Political parties of all stripes on Wednesday slammed provocative plans by a Roma group to set up its own "Gypsy Guard" in response to the controversial extreme right-wing, paramilitary "Hungarian Guard", dpa reported.
Laszlo Padar, head of a Roma interest group in western Hungary, told the local press on Tuesday of plans to set up a "Gypsy Self- Defence Guard" in the near future.
However, Padar - who is also a socialist councillor in the town of Gyor - withdrew his plans on Wednesday afternoon after provoking a storm of protest.
"The setting up of a Roma Guard could lead to accusations of incitement," said Attila Horvath, the head of the local Roma minority council.
The government's Roma affairs commissioner Laszlo Teleki also opposed the idea, noting that it was "unfortunate" when organisations seek to take politics out on to the streets.
Representatives of the centre-right party Fidesz went as far as to call for Padar's dismissal from Gyor local council.
The plan to set up a "guard" had been a response to growing fear amongst and discrimination against the Roma in Hungary, Padar said.
He cited an anti-Roma demonstration organised by the Hungarian Guard the previous weekend in the village of Ivan as spurring him to action.
However, the thought of pitched battles on Hungary's streets between Roma and extreme-right wing paramilitaries was too much for mainstream politicians.
"Instead of two groups of guards marching against each other, the state must protect its citizens," said Ibolya David, the head of the opposition Democratic Forum party.
The liberal Free Democrats also condemned Padar's plan.
"The Free Democrats condemn any initiative that aims at setting up aggressive organisations, including the idea of a Gypsy Guard," the opposition party said in a statement.
Not quite everyone was against the Roma councillor's idea, however.
"People no longer want to have to hide in fear as they did last Saturday when the Hungarian Guard held its event in our village," the president of the Roma minority council in the village of Ivan, Tibor Vass, was quoted as saying by the local press.
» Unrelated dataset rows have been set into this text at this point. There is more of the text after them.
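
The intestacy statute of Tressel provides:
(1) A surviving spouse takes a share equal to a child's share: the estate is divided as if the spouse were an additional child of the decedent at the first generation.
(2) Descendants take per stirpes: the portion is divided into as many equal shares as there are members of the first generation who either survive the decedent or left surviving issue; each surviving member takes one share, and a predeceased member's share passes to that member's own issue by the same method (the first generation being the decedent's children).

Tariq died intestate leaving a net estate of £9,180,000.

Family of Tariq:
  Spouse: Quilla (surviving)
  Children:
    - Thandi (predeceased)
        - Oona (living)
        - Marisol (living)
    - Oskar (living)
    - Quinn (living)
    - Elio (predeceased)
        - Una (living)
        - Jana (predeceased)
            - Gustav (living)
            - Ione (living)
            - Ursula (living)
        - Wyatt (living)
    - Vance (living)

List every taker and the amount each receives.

Quilla: £1,530,000; Oona: £765,000; Marisol: £765,000; Oskar: £1,530,000; Quinn: £1,530,000; Una: £510,000; Gustav: £170,000; Ione: £170,000; Ursula: £170,000; Wyatt: £510,000; Vance: £1,530,000

The spouse counts as an additional share at the children's level, so there are 6 primary shares of £1,530,000. Quilla takes one such share (£1,530,000).
The children's combined portion (£7,650,000) is divided into 5 shares of £1,530,000: Oskar, Quinn, and Vance each take £1,530,000; Thandi's £1,530,000 share passes to Thandi's issue; Elio's £1,530,000 share passes to Elio's issue.
Thandi's share (£1,530,000) is divided into 2 shares of £765,000: Oona and Marisol each take £765,000.
Elio's share (£1,530,000) is divided into 3 shares of £510,000: Una and Wyatt each take £510,000; Jana's £510,000 share passes to Jana's issue.
Jana's share (£510,000) is divided into 3 shares of £170,000: Gustav, Ione, and Ursula each take £170,000.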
The Hungarian Guard, a uniformed offshoot of the nationalist political party Jobbik, was ordered to disband in January. A Budapest court ruled that it had infringed the human rights of Roma villagers during a demonstration against what the group calls "Gypsy crime".
The group continues to operate while the ruling is appealed, and its leaders have said they will continue in one form or another regardless of the final court ruling.
The Roma make up about seven per cent of Hungary's population of ten million, and are amongst its poorest citizens. Anti-Roma sentiment is deep-rooted in Hungarian society.
At the end of January, the chief of police in the eastern Hungarian city of Miskolc echoed a view held by large numbers of Hungarians when, at a press conference, he blamed the Roma for the bulk of street crime.
Albert Pasztor was reinstated at the weekend after a large public demonstration and support from the socialist-led local council. The Hungarian Guard also participated in the demo, to Pasztor's professed bemusement.
Despite shelving his plan to play the extreme right at its own game, Padar refuses to leave things as they stand.
"I nevertheless maintain there is a need to set up a strong (Roma) interest group, which can also show its strength through demonstrations," Padar said.